Il commence à pleuvoir et cela signifie que la grille de départ sera établie à partir des temps réalisés vendredi. Si les Renault turbo d’Alain Prost et René Arnoux monopolisent la première ligne, Keke Rosberg est le plus rapide des concurrents à moteurs atmosphériques avec une cinquième place. C’est la désillusion chez McLaren, car Niki Lauda et John Watson ne sont pas qualifiés !
Je suis de retour à Monaco dimanche pour assister à la course de Formule 3 à laquelle participe notre compatriote Allen Berg au volant d’une voiture de l’écurie d’Eddie Jordan. Qualifié 14e, il est remonté en 11e position avant d’être victime d’un accrochage sur la piste détrempée.
Une autre averse tombe durant l’heure du midi et sur la grille des F1, tout le monde se demande s’il faut monter des pneus pluie ou des slicks, car le vent souffle et la pluie a presque cessée. Quelques rares pilotes, dont Rosberg, choisissent de prendre le départ en pneus lisses.
Je suis installé au virage en épingle de la Rascasse pour profiter d’une superbe vue dégagée sur les voitures. Le départ est donné et c’est avec stupéfaction que je constate que c’est Rosberg qui mène la meute lorsqu'elle passe devant moi ! Même si la piste est encore humide, Keke lance sa Williams dans les virages et elle dérape comme si elle roulait sur de la glace ! Les glissades de Rosberg, effectuées à grands coups d’accélérateur, sont réellement impressionnantes. C’est comme s’il était revenu en Formule Atlantique !
Le Suisse Marc Surer sur une Arrows-Ford et le Britannique Derek Warwick, au volant d’une Toleman-Hart turbo, se mettent en évidence sur cette piste piégeuse. Il se chamaillent pour la troisième place quand ils s’accrochent et abandonnent au 50e tour. Jacques Laffite, le coéquipier de Rosberg chez Williams, profite de ses pneus lisses et occupe le second rang. Il doit toutefois abandonner au 54e tour à la suite d’un bris de sa boîte de vitesses.
Des 20 partants, seuls sept parviennent à rallier l’arrivée. Au terme d’une fabuleuse leçon de pilotage, Rosberg termine premier devant Nelson Piquet sur une Brabham-BMW turbo, Prost sur sa Renault, Patrick Tambay à bord d’une Ferrari puis suivent les étonnants Danny Sullivan (Tyrrell-Ford) et Mauro Baldi (Alfa Romeo).
Avant de quitter, je passe un moment avec les membres du Team Lotus, car la foule est extrêmement dense et rien ne sert de tenter de me rendre à la gare. J’en profite pour acheter un t-shirt officiel de l’événement ainsi qu’un porte-clés au casque de Gilles Villeneuve (voir la photo ci-dessus).
Je me rends à la gare où des Italiens, frustrés d’attendre, s’énervent, ce qui provoque une mini émeute, vite terminée par les autorités.
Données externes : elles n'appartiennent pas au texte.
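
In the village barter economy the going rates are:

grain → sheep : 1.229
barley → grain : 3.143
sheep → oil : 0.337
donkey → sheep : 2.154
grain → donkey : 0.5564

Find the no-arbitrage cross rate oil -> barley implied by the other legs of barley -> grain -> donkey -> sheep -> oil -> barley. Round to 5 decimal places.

0.78776

Known legs of the cycle: 3.143 × 0.5564 × 2.154 × 0.337 = 1.2694251611496
For no arbitrage the full-cycle product must be 1, so the missing rate is 1 / 1.2694251611496 ≈ 0.7877581.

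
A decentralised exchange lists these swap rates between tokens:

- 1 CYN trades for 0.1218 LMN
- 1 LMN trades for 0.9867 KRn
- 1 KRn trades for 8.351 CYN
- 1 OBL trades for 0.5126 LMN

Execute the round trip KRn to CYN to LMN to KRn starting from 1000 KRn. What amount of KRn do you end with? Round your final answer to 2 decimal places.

1000 KRn × 8.351 = 8351 CYN
8351 CYN × 0.1218 = 1017.1518 LMN
1017.1518 LMN × 0.9867 = 1003.62368106 KRn

1003.62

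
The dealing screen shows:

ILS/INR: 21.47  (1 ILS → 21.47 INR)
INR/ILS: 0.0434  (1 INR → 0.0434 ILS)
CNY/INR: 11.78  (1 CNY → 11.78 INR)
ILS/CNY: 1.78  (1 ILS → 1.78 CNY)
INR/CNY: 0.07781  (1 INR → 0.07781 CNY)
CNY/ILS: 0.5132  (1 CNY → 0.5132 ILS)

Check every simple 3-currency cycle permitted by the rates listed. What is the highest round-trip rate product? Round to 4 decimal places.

0.9100

ILS→CNY→INR→ILS: 1.78 × 11.78 × 0.0434 = 0.91003
ILS→INR→CNY→ILS: 21.47 × 0.07781 × 0.5132 = 0.85734
Maximum is ILS→CNY→INR→ILS at 0.9100; no arbitrage — every cycle loses value.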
Je dois quand même attendre une heure avant de prendre le train en direction de Nice. Et à 20 heures, j’arrive enfin à l’hôtel.
À mon retour à Montréal, Nigel Mansell nous confirme son intérêt à participer à nos études. Au Grand Prix du Canada, tenu le 12 juin, nous réalisons nos premiers enregistrements de fréquences cardiaques avec gros Holter sur cassette audio quand Nigel est en piste. C’est le début d’une grande aventure.
Pour consulter mes autres chroniques de voyages, cliquez sur le lien.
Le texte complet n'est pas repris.